Cache location: .codectx_cache/ at repository root (gitignored)

Invalidation: Cache entries are invalidated when file content changes or HEAD commit changes.

This enables fast incremental updates in watch mode.

Incremental Mode

When running codectx watch ., the tool:

  1. Monitors filesystem with watchfiles
  2. On file change:
    • Reparse only affected files
    • Rebuild graph for changed nodes and dependents
    • Re-rank affected subgraph
    • Recompress to budget
    • Re-emit output

This is significantly faster than full analysis on every change.

Token Budget Enforcement

Token counting uses tiktoken, which accurately reflects OpenAI and Anthropic model tokenization.

Budget enforcement is hard: the tool does not emit context exceeding the specified limit.

Consumption order:

  1. Fixed overhead (section headers, metadata) — typically 500–1000 tokens
  2. Tier 1 files by score descending (full source)
  3. Tier 2 files by score descending (signatures only)
  4. Tier 3 files by score descending (one-line summaries)

Files omitted due to budget are logged with a note in the output.

Language Support

The Parser uses tree-sitter for universal AST extraction. Each language requires:

  1. tree-sitter grammar — provided by tree-sitter-LANGUAGE package
  2. Import resolver — per-language logic to resolve import strings to file paths

Currently supported:

  • Pythonimport X, from X import Y
  • TypeScript/JavaScriptimport * from "X", require("X")
  • Goimport "X"
  • Rustuse X::{Y, Z}
  • Javaimport X.Y;

Adding a language requires implementing a resolver in src/codectx/graph/resolver.py and adding the grammar dependency to pyproject.toml.

Configuration

Configuration is applied in this precedence order:

  1. CLI flags (highest priority)
  2. .contextcraft.toml in repository root
  3. Built-in defaults (lowest priority)

Example .contextcraft.toml:

[codectx]
token_budget = 120000
output = "CONTEXT.md"
include_patterns = ["src/**", "lib/**"]
exclude_patterns = ["tests/**", "*.test.py"]

Parallelism Strategy

CPU-bound tasks (Parser): ProcessPoolExecutor — parsing and AST extraction leverages tree-sitter C extension.
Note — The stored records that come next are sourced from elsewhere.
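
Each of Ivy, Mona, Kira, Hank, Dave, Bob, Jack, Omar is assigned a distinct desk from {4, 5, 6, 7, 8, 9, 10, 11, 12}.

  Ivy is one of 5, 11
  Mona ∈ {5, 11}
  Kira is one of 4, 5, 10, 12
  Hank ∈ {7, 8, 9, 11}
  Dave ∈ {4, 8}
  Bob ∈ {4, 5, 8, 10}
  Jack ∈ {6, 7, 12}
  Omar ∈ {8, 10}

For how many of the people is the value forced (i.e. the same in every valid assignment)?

1

Ivy and Mona between them cover only {5, 11} — a naked pair. Remove those values from Kira, Hank, Bob.
Dave, Bob, Omar share exactly the 3 values {4, 8, 10}; by pigeonhole those values go to them, so strike 4, 8, 10 from Kira, Hank.
Kira has just one choice, so Kira = 12. Eliminate 12 elsewhere: Jack.
Determined: Kira=12. The other people each still have more than one consistent value. That makes 1.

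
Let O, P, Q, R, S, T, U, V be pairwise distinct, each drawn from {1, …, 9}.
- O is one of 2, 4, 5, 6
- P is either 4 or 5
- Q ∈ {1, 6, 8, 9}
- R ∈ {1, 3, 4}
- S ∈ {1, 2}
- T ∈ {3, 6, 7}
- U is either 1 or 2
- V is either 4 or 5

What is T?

The 2 variables P and V are confined to {4, 5}, which locks those values in; drop them from O, R.
S and U share exactly the 2 values {1, 2}; by pigeonhole those values go to them, so strike 1, 2 from O, Q, R.
O must be 6 (only option left). Strike 6 from Q, T.
R's domain is down to {3}, so R = 3. So T can't be 3.
So T = 7.

7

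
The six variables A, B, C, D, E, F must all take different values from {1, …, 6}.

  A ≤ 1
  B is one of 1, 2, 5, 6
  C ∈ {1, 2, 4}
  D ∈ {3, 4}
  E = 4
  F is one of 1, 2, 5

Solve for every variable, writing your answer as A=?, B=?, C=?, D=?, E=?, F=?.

A must be 1 (only option left). So B, C, F can't be 1.
E's domain is down to {4}, so E = 4. So C, D can't be 4.
That leaves C = 2. Remove 2 from B, F.
D's domain is down to {3}, so D = 3.
F has just one choice, so F = 5. So B can't be 5.
B's domain is down to {6}, so B = 6.

A=1, B=6, C=2, D=3, E=4, F=5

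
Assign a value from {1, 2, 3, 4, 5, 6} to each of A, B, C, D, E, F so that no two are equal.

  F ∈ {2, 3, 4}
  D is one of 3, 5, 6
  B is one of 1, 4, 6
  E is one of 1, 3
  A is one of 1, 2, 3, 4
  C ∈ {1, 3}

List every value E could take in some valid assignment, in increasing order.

1, 3

Among the 6 variables, 5 fits only D (and all 6 values in {1, 2, 3, 4, 5, 6} must be used), so D = 5.
The 5 still-open variables draw from only 5 values {1, 2, 3, 4, 6}, so each is used; only B can be 6, hence B = 6.
The 2 variables C and E are confined to {1, 3}, which locks those values in; drop them from A, F.
No further eliminations apply; E can still be any of 1, 3.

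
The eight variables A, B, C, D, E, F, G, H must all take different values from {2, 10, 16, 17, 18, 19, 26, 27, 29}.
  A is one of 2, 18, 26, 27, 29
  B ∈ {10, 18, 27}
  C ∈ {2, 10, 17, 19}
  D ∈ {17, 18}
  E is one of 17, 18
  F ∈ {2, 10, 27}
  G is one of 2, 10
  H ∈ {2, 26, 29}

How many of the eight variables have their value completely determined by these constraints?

1

The 8 variables draw from only 8 values {2, 10, 17, 18, 19, 26, 27, 29}, so each is used; only C can be 19, hence C = 19.
D and E between them cover only {17, 18} — a naked pair. Remove those values from A, B.
The 3 variables B, F, G are confined to {2, 10, 27}, which locks those values in; drop them from A, H.
Determined: C=19. The other variables each still have more than one consistent value. That makes 1.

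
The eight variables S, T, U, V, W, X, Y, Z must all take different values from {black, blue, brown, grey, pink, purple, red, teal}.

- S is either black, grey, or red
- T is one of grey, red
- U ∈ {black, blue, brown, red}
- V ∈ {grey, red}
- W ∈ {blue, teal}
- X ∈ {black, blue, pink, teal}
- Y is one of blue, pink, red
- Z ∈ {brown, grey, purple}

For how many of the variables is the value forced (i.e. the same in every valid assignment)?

The 8 variables draw from only 8 values {black, blue, brown, grey, pink, purple, red, teal}, so each is used; only Z can be purple, hence Z = purple.
The 7 still-open variables together cover exactly {black, blue, brown, grey, pink, red, teal} — 7 values for 7 variables — and brown appears only in U's list, so U = brown.
T and V between them cover only {grey, red} — a naked pair. Remove those values from S, Y.
S has just one choice, so S = black. Remove black from X.
Determined: S=black, U=brown, Z=purple. The other variables each still have more than one consistent value. That makes 3.

3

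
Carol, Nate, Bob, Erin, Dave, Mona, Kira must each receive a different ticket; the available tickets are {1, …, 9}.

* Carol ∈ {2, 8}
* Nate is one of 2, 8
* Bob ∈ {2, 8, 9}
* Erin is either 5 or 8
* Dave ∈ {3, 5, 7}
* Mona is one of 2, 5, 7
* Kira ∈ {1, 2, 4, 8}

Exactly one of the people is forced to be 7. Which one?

Mona

Carol and Nate share exactly the 2 values {2, 8}; by pigeonhole those values go to them, so strike 2, 8 from Bob, Erin, Mona, Kira.
Bob has just one choice, so Bob = 9.
That leaves Erin = 5. Remove 5 from Dave, Mona.
So 7 goes to Mona.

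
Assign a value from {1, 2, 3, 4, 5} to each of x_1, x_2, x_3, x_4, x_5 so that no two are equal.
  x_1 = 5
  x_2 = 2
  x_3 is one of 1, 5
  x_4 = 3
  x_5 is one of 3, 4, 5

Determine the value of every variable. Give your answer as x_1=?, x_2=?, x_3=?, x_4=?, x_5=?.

x_1's domain is down to {5}, so x_1 = 5. Eliminate 5 elsewhere: x_3, x_5.
x_2 must be 2 (only option left).
That leaves x_3 = 1.
x_4's domain is down to {3}, so x_4 = 3. Remove 3 from x_5.
x_5 has just one choice, so x_5 = 4.

x_1=5, x_2=2, x_3=1, x_4=3, x_5=4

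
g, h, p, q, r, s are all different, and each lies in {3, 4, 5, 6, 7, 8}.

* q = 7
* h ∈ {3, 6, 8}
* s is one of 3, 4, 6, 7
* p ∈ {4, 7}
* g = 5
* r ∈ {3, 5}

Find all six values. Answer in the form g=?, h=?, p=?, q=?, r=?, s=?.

g=5, h=8, p=4, q=7, r=3, s=6

g's domain is down to {5}, so g = 5. Eliminate 5 elsewhere: r.
q has just one choice, so q = 7. Remove 7 from p, s.
r must be 3 (only option left). So h, s can't be 3.
p's domain is down to {4}, so p = 4. Remove 4 from s.
s's domain is down to {6}, so s = 6. Strike 6 from h.
h has just one choice, so h = 8.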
I/O-bound tasks (Git metadata, file I/O): ThreadPoolExecutor — reading git history and source files is I/O-bound.

Sync tasks: Graph construction, ranking, and compression are single-threaded because they are fast and maintain simple state.

This mixed-executor approach balances CPU and I/O contention.

Performance Characteristics

On a typical 10k-file repository:

  • Walker: ~500ms (filesystem traversal)
  • Parser: ~2-5s (parallel tree-sitter parsing)
  • Graph Builder: ~100ms (import resolution)
  • Ranker: ~200ms (scoring and normalization)
  • Compressor: ~50ms (tier assignment)
  • Formatter: ~100ms (markdown generation)

Total: ~3-6 seconds for full analysis.

Incremental mode (watch) is typically 5-10x faster because it processes only changed files.